While significant progress has been made in understanding the role of oxidative stress and antioxidants in impaired bone healing associated with T2DM, further studies are warranted to optimise antioxidant dosages, treatment durations, formulations and delivery methods to promote maximum efficacy and to better understand the specific mechanisms through which antioxidants modulate bone healing in the context of T2DM. Furthermore, the undertaking of comparative studies into the use of antioxidant monotherapies vs. the potential synergistic effects of combining different antioxidants as therapies or with other interventions, such as pharmacological agents or regenerative therapies should be explored, to potentially enhance bioavailability, efficacy and/or reduce side-effects. Addressing these future perspectives and challenges will enhance our understanding of the therapeutic potential of antioxidants in treating impaired bone healing associated with T2DM; and facilitate the development of safe, efficacious and accessible, antioxidant-based therapeutic interventions to improve bone healing outcomes in individuals with T2DM.

In summary, it is acknowledged that oxidative stress and antioxidants play critical roles in impaired bone healing associated with T2DM. Although mainly ascertained through the various preclinical studies performed, these have provided valuable insights into the potential mechanisms and therapeutic applications of antioxidants in counteracting the deleterious effects of T2DM on bone repair processes, particularly where non-enzymic antioxidants are concerned. Through a greater understanding of these mechanisms and harnessing of the potential that antioxidants can offer, we can undoubtedly aid the development of novel treatment strategies to attenuate oxidative stress and enhance bone healing outcomes in individuals with T2DM.

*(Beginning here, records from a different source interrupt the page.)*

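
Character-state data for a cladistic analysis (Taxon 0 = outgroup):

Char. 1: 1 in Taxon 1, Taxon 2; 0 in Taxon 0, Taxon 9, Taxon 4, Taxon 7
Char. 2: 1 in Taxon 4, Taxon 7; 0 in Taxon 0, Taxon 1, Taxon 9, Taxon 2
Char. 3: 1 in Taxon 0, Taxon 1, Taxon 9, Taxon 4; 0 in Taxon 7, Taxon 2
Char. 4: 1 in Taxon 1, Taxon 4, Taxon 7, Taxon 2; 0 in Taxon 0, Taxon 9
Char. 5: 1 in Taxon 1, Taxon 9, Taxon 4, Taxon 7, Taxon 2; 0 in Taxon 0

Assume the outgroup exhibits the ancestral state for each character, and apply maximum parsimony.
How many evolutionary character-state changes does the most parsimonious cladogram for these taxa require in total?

6

Character polarity is set by the outgroup: the derived state is whichever differs from the outgroup's state, so for Char. 3 the derived state is '0', and for the remaining characters it is '1'.
Only Taxon 1 and Taxon 2 show the derived state '1' for Char. 1, supporting them as a clade.
Only Taxon 4 and Taxon 7 show the derived state '1' for Char. 2, supporting them as a clade.
Char. 3 groups Taxon 2 and Taxon 7, which is incompatible with the clades supported by the remaining characters; treating it as convergent (homoplasy) costs fewer steps than any alternative tree.
Char. 4 (derived state '1') is shared by Taxon 1, Taxon 2, Taxon 4, and Taxon 7 — a synapomorphy uniting that clade.
All ingroup taxa share the derived state '1' for Char. 5; it defines the ingroup but does not resolve relationships within it.
Most parsimonious ingroup topology: (((Taxon 1,Taxon 2),(Taxon 4,Taxon 7)),Taxon 9).
Changes per character on this tree: Char. 1: 1; Char. 2: 1; Char. 3: 2; Char. 4: 1; Char. 5: 1.
Total = 6.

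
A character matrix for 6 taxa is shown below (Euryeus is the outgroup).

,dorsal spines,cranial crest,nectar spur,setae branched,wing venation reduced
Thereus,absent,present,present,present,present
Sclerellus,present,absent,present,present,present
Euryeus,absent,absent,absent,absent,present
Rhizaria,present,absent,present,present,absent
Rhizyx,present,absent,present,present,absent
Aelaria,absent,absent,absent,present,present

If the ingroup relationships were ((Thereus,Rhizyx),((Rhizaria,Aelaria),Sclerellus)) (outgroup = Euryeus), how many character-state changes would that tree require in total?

9

Map each character onto ((Thereus,Rhizyx),((Rhizaria,Aelaria),Sclerellus)) (rooted by Euryeus) and count the minimum state changes it requires (Fitch parsimony):
dorsal spines: 3; cranial crest: 1; nectar spur: 2; setae branched: 1; wing venation reduced: 2.
Total tree length = 9.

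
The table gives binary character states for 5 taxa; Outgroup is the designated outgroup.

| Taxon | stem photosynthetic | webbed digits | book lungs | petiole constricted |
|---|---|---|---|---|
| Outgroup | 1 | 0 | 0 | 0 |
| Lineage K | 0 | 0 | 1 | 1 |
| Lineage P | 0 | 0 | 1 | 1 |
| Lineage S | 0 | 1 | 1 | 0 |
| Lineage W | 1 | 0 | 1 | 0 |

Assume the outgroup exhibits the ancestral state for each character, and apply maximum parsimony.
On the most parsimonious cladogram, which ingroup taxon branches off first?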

Exogenous antioxidant supplementation already shows promise as a therapeutic approach to mitigate oxidative stress and improve bone healing outcomes in experimental studies. However, although their ability to counteract oxidative stress, inflammation and cellular dysfunction provides a rationale for further exploration in clinical settings, additional translational studies and more comprehensive, well-designed RCTs are needed, to confirm the potential of targeted exogenous antioxidant interventions, whilst optimising dosages, treatment durations, biodistribution, bioavailability, and delivery methods to maximise their pharmacokinetic, pharmacological and therapeutic benefits; ultimately alleviating the burden of impaired bone healing and improving the quality of life in T2DM patient cohorts.